Structural Fire Engineering
Structural Fire Engineering is the application of heat transfer and structural principles to analyze the thermal and structural response of buildings in fire. The Cardington Fire Tests (as well as considerable research conducted over the last 10+ years) demonstrated that failure of one structural element in a fire does not necessarily lead to total structural collapse. Structures usually have some degree of redundancy, meaning that when a structural member is compromised, its load is transferred to other structural elements without catastrophic failure. However, most AHJs in the US are (rightfully) reluctant to accept the idea that failure of a load-bearing beam or column in a building during a fire is “OK” due to inherent structural redundancies. For this reason, most structural fire engineering in the United States is accomplished by designing active and passive fire protection systems to prevent structural members from reaching a critical failure temperature for a specified time interval. Very rarely does structural fire engineering in the US actually involve any structural analysis other than determining expected temperatures in structures exposed to fire. Essentially, structural fire engineering in the US boils down to a heat transfer analysis to determine the maximum temperatures that would result in structural members, usually steel, exposed to fires. If structural redundancies are to be considered, as is sometimes done outside of the US, then the structural fire engineer must also be knowledgeable in structural analysis. Common applications of structural fire engineering include:
- The omission of fireproofing from structural steel. Since prescriptive building codes do not consider unique aspects of buildings, there are some situations where structural fireproofing can be omitted with no reduction in safety. For example, if a structural fire engineer can show that the temperature of an unprotected steel member exposed to fire will not exceed a critical failure temperature, then fireproofing can be safely omitted. This not only reduces cost but can also have positive impacts on building aesthetics.

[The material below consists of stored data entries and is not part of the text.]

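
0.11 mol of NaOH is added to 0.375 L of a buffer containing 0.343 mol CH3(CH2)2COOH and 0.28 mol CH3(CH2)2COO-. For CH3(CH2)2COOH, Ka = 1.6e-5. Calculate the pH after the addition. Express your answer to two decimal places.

After neutralization: n(CH3(CH2)2COOH) = 0.233 mol, n(CH3(CH2)2COO-) = 0.39 mol.
pKa = −log(1.6 × 10^-5) = 4.796
pH = pKa + log([A⁻]/[HA]) = 4.796 + log(0.39/0.233) = 4.796 +0.224

pH = 5.02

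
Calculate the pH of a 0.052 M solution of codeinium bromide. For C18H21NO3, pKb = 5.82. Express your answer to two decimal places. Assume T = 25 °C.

C18H22NO3+ is the conjugate acid of the weak base C18H21NO3.
Kb = 10^(−5.82) = 1.51 × 10^-6
Ka = Kw/Kb = 1.0×10^-14 / 1.51 × 10^-6 = 6.62 × 10^-9
From the ICE table, Ka = x²/(0.052 − x) = 6.62 × 10^-9.
Assume x ≪ 0.052: x ≈ √(6.62 × 10^-9 × 0.052) = 1.86 × 10^-5 M
Check: 0.036% ionized — well under 5%, approximation valid.
pH = −log[H+] = −log(1.86 × 10^-5) = 4.73

pH = 4.73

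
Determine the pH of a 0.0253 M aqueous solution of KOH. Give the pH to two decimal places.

pH = 12.40

KOH is a strong base; [OH-] = 0.0253 M.
pOH = -log(0.0253) = 1.60
pH = 14.00 - 1.60 = 12.40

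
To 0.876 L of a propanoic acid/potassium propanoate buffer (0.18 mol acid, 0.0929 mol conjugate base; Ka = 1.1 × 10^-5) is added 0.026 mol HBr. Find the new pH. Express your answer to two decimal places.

pH = 4.47

Added H+ converts CH3CH2COO- to CH3CH2COOH: CH3CH2COOH → 0.206 mol, CH3CH2COO- → 0.0669 mol.
pKa = −log(1.1 × 10^-5) = 4.959
Henderson–Hasselbalch with mole ratio 0.0669/0.206: pH = 4.959 + (-0.488)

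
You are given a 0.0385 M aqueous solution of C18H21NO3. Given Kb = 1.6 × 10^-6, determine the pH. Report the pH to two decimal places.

C18H21NO3 + H2O ⇌ C18H22NO3+ + OH-
Let x = [OH-] at equilibrium. Kb = x²/(0.0385 − x).
Neglecting x in the denominator: x = √(1.6 × 10^-6 × 0.0385) = 2.48 × 10^-4 M
(x/C₀ = 0.64% < 5%, so the approximation holds.)
pOH = 3.61, so pH = 14.00 − pOH = 10.39

pH = 10.39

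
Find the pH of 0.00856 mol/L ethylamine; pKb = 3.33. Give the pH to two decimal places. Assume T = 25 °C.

pH = 11.25

C2H5NH2 + H2O ⇌ C2H5NH3+ + OH-
Kb = 10^(−3.33) = 4.68 × 10^-4
Let x = [OH-] at equilibrium. Kb = x²/(0.00856 − x).
The 5% rule fails; solving x² + Kb·x − Kb·C₀ = 0 exactly:
x = [−0.000468 + √(0.000468² + 1.6e-05)]/2 = 1.78 × 10^-3 M
pOH = −log(1.78 × 10^-3) = 2.75; pH = 14.00 − 2.75 = 11.25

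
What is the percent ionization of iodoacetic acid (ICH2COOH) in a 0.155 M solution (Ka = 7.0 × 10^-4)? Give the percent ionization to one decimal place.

6.5%

ICH2COOH ⇌ ICH2COO- + H+; let x = [H+] at equilibrium.
Ka = x²/(C₀ − x); solving the quadratic gives x = 1.01 × 10^-2 M.
Fraction ionized = 1.01 × 10^-2 / 0.155 = 0.0652 → 6.5%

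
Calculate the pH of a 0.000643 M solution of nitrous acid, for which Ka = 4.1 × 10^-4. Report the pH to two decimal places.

HNO2 ⇌ NO2- + H+
Ka = [H+]²/(0.000643 − [H+]) = 4.1 × 10^-4
Here C₀/Ka ≈ 1.57, so the small-[H+] approximation fails. Use the quadratic:
[H+] = (−Ka + √(Ka² + 4·Ka·C₀))/2 = 3.48 × 10^-4 M
pH = −log(3.48 × 10^-4) = 3.46

pH = 3.46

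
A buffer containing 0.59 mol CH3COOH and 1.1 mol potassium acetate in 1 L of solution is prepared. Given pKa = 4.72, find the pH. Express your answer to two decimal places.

pH = 4.99

Using pH = pKa + log([base]/[acid]) with [base]/[acid] = 1.1/0.59:
pH = 4.72 + (+0.271) = 4.99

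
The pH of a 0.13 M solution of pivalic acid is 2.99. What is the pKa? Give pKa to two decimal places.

pKa = 5.09

[H+] = 10^(-2.99) = 1.02 × 10^-3 M
At equilibrium [HA] = 0.13 − 1.02 × 10^-3 = 1.29 × 10^-1 M
Ka = [H+][A-]/[HA] = (1.02 × 10^-3)² / 1.29 × 10^-1 = 8.07 × 10^-6
pKa = -log(8.07 × 10^-6) = 5.09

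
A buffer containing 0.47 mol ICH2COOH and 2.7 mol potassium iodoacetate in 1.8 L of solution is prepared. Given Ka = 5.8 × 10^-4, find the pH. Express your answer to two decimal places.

pH = 4.00

pKa = −log(5.8 × 10^-4) = 3.237
pH = pKa + log([A⁻]/[HA]) = 3.237 + log(2.7/0.47)
pH = 3.237 + (+0.759) = 4.00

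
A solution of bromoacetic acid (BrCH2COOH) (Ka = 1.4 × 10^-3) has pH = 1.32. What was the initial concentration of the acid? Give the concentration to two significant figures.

[H+] = 10^(-1.32) = 4.79 × 10^-2 M = x
Ka = x²/(C₀ − x) ⇒ C₀ = x + x²/Ka
C₀ = 4.79 × 10^-2 + (4.79 × 10^-2)²/(1.4 × 10^-3) = 1.69 M

C₀ = 1.7 M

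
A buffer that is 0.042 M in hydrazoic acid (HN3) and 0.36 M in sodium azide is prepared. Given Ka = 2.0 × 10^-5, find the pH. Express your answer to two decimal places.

pKa = −log(2.0 × 10^-5) = 4.699
Using pH = pKa + log([base]/[acid]) with [base]/[acid] = 0.36/0.042:
pH = 4.699 + (+0.933) = 5.63

pH = 5.63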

- Structural fire engineers are sometimes asked to determine the required thickness of spray-applied fire-resistant materials (SFRM) or intumescent coatings. Heat transfer principles can be applied to determine the thickness of SFRM or intumescent coatings required to provide a certain level of fire resistance. SFRM is usually a cementitious material that reduces to rate of heat transfer to steel structures exposed to fire. It is usually only applied to structural members in spaces where aesthetics are not a major concern. Intumescent coatings are more expensive than SFRM but are more aesthetically appealing. They are usually applied to structural members as several layers of paint, sometimes with a final protective gel coat. Intumescent coatings swell under heating, often by a factor of 20 to 50, to produce a low-density porous residue that insulates structural members from the heat of a fire. Determining the appropriate type of fire protection and the required thickness is an important aspect of structural fire engineering.
- Determination of equivalent fire resistance ratings. In the US, fire resistance ratings are determined by the ASTM E119 furnace test, often at a cost of $10,000 to $20,000 per assembly. Under prescriptive codes, slight variations of the same basic assembly must be separately tested in ASTM E119 to determine its fire resistance rating. For example, a concrete assembly with two different sizes of rebar would be considered two different assemblies under prescriptive codes; therefore, it would be necessary to test each assembly separately in the ASTM E119 furnace. From a practical standpoint, this adds unnecessary cost since a structural fire engineer can apply basic heat transfer principles to determine the expected fire resistance rating of a variation of an assembly having a known fire resistance rating. AHJs may accept this type of structural fire engineering analysis in lieu of ASTM E119 testing if the analysis is stamped by a licensed Fire Protection Engineer.